Jack clearly had read my mind, or guessed my destination from the footage being fed to him over the wireless camera. He was standing outside the building when I pulled up, gesturing for me to park at the back of the building.

Patrick was the one waiting there, yanking open the side door in order to gently help Quentin out of the car.

“Where’s Whit?” I demanded.

“She’s inside.”

Fear that had settled around my heart the moment Tucker had made his threats slowly began to subside. Jack came to the driver’s door and opened it, taking my arm gently as he guided me out.

“We have to get you cleaned up.”

“I don’t want Whit to see me this way.”

“She won’t. She’s in the office with Alli.”

He took me through the small storage space at the back of the store. It seemed like storage was becoming a theme in my life. But there was a small bathroom here. He handed me soap and a towel, pushing me inside. I quickly stripped the shirt off my back and washed away the blood, shocked to see how much blood had splattered back on my face. No wonder the mercenary hadn’t believed me.

It seemed like it took forever to get it all off. When I was done, Jack stepped into the room and handed me another shirt that looked just like the one I’d discarded.

“Go back. Park the SUV where it was behind the building and walk through the door. I don’t think that mercenary is going to give you any trouble, but if he does, we’ll be right behind you. Okay?”

I nodded.

“Are you sure you want to continue with this, Matthew?”

“We’re so close.”

“We can find another way.”

“Tell that to Ruth and Mother and Whit. Tell that to Quentin and his girl.”

Jack put his hands on my shoulders and studied my face for a long moment. “You did what any man in your situation would have done. Don’t forget that.”

I nodded, but the regret was already starting to worm its way into the back of my mind. Tucker was a monster, but was it really my right to be his judge and executioner?

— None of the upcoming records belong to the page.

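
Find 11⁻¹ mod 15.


Use the extended Euclidean algorithm to write 1 = 11·s + 15·t; then s mod 15 is the inverse.
Euclidean algorithm:
  11 = 0·15 + 11
  15 = 1·11 + 4
  11 = 2·4 + 3
  4 = 1·3 + 1
  3 = 3·1 + 0
gcd(11,15) = 1
Back-substitution gives: 11·(-4) + 15·(3) = 1
So 11⁻¹ ≡ -4 ≡ 11 (mod 15)
Check: 11 × 11 = 121 ≡ 1 (mod 15) ✓

11⁻¹ ≡ 11 (mod 15)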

“You saved Quentin’s life by getting him out of there.”

“Is he going to be okay?”

“We’re getting him to a hospital right now. It’s bad, but I think you got to him quick enough.”

I nodded again. “Tell him I’m sorry.”

“This was not your fault.”

“It’s all my fault. If I’d stopped Tyler from getting in that car that night, none of this might have happened.”

“Listen to me, Matthew,” Jack said, shaking my shoulders lightly. “This was going to happen whether Harry died or not. Once someone came up with this idea and began building the Guardians, there was no going back. You have to understand that.”

“So many people are dead or hurt because of this.”

“It’s not your fault. The only thing you are guilty of is not being omniscient, for not knowing what they were planning all along. And that’s a fault we all share.”

“Take care of Ruth and Mother.”

Jack tilted his head. “We’ll do that together.”

“Promise me you’ll take care of them. And you’ll take care of Whit. Help her tell the story of what happened here. People need to know so it can’t happen again.”

Jack’s eyes darkened a little. “I promise.”

I nodded, moving my head the same way coach would make us do when we were psyching ourselves up for a game. That’s what it felt like. Like I was psyching myself up for the ultimate game.

Finally, I took a deep breath and walked out of Alli’s. It was time to get back to work.